Needlestick PreventionNeedles_and_Syringes.jpg

Needlestick injuries are wounds caused by needles that accidently puncture the skin. Though needlestick injuries are usually minor, they can be serious. They can cause skin infections, allergic reactions and deep tissue wounds. With certain precautions, you can prevent needlestick injuries. Some key actions you can do are to slow down, restrain animals properly, use proper equipment and get help from coworkers when needed.

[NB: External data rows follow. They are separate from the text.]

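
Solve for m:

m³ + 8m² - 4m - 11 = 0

m = -8.3218 or m = -1 or m = 1.3218

Possible rational roots are divisors of -11. Testing m = -1 gives 0, so (m + 1) is a factor.
Divide: m³ + 8m² - 4m - 11 = (m + 1)(m² + 7m - 11).
Apply the quadratic formula to m² + 7m - 11 = 0: m = (-7 ± √93)/2, i.e. m ≈ 1.3218 or m ≈ -8.3218.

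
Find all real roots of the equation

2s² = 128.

Bring every term to one side: 2s² - 128 = 0.
Factor: 2(s - 8)(s + 8) = 0.
So s = 8 or s = -8.

s = -8 or s = 8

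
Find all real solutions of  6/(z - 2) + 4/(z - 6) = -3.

Multiply both sides by (z - 2)(z - 6):
6(z - 6) + 4(z - 2) = -3(z - 2)(z - 6).
Expand and collect terms: -3z² + 14z + 8 = 0.
By the quadratic formula, z = (-14 ± √292) / -6, so z ≈ -0.5147 or z ≈ 5.1813.
Neither value makes a denominator zero (z ≠ 2, z ≠ 6), so both are valid.

z = -0.5147 or z = 5.1813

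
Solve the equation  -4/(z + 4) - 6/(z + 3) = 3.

z = -6.8081 or z = -3.5252

Multiply both sides by (z + 4)(z + 3):
-4(z + 3) - 6(z + 4) = 3(z + 4)(z + 3).
Expand and collect terms: 3z² + 31z + 72 = 0.
By the quadratic formula, z = (-31 ± √97) / 6, so z ≈ -3.5252 or z ≈ -6.8081.
Neither value makes a denominator zero (z ≠ -4, z ≠ -3), so both are valid.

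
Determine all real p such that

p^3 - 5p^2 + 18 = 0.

p = -1.6458 or p = 3 or p = 3.6458

Possible rational roots are divisors of 18. Testing p = 3 gives 0, so (p - 3) is a factor.
Divide: p^3 - 5p^2 + 18 = (p - 3)(p^2 - 2p - 6).
Apply the quadratic formula to p^2 - 2p - 6 = 0: p = (2 +/- sqrt(28))/2, i.e. p ~= 3.6458 or p ~= -1.6458.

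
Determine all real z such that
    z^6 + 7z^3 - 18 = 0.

z = -2.0801 or z = 1.2599

Let u = z^3. The equation becomes u^2 + 7u - 18 = 0.
Factor: (u + 9)(u - 2) = 0, so u = -9 or u = 2.
z^3 = -9 gives z = -(9)^(1/3) ~= -2.0801.
z^3 = 2 gives z = (2)^(1/3) ~= 1.2599.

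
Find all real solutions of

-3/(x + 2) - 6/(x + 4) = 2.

x = -8 or x = -2.5

Multiply both sides by (x + 2)(x + 4):
-3(x + 4) - 6(x + 2) = 2(x + 2)(x + 4).
Expand and collect terms: 2x² + 21x + 40 = 0.
Factor or apply the quadratic formula: x = -2.5 or x = -8.
Neither value makes a denominator zero (x ≠ -2, x ≠ -4), so both are valid.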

 A few rules to follow are; don’t cap or uncap needles with your mouth, don’t put syringes in your mouth to help carry them from place to place and don’t put syringes or needles in your pockets. Nearly half of needlestick injuries come after the injection. Keep an approved sharps container close by and discard used needles right away. You can eliminate sticks from recapping the needles by disposing the needles directly. However, if you do need to recap a needle, lay the cap down on a level surface and use the scoop method of recapping. 

When You Get Stuck

If you ever get stuck by a needle:

  1. Stop what you are doing
  2. Wash the skin with soap and water immediately
  3. Notify supervisor and if needed your health care provider
  4. Observe the exposed area for an inflammatory reaction
  5. If the drug is known for “human toxicity” call your local poison control center immediately

Anyone routinely giving injections should have a current tetanus immunization.  Be sure you are familiar with type of medication you are working with by reading the label or safety data sheets (SDS).

 Restraint of Animals

Before you get started, take time out to review how you plan to restrain the animal. Many injuries are the result of inadequate design of the structures used to confine and restrain the animal. If you have a less than ideal restraint facility, be aware of your surroundings and look for slip, trip and fall hazards.  Though there are times when appropriate facilities to restrain an animal are not available, in these situations be sure to ask for help. Properly restraining protects you, your coworkers and the animal from injury.

 It is important that all people involved in medicating animals have proper training and supervision to make the workplace safe.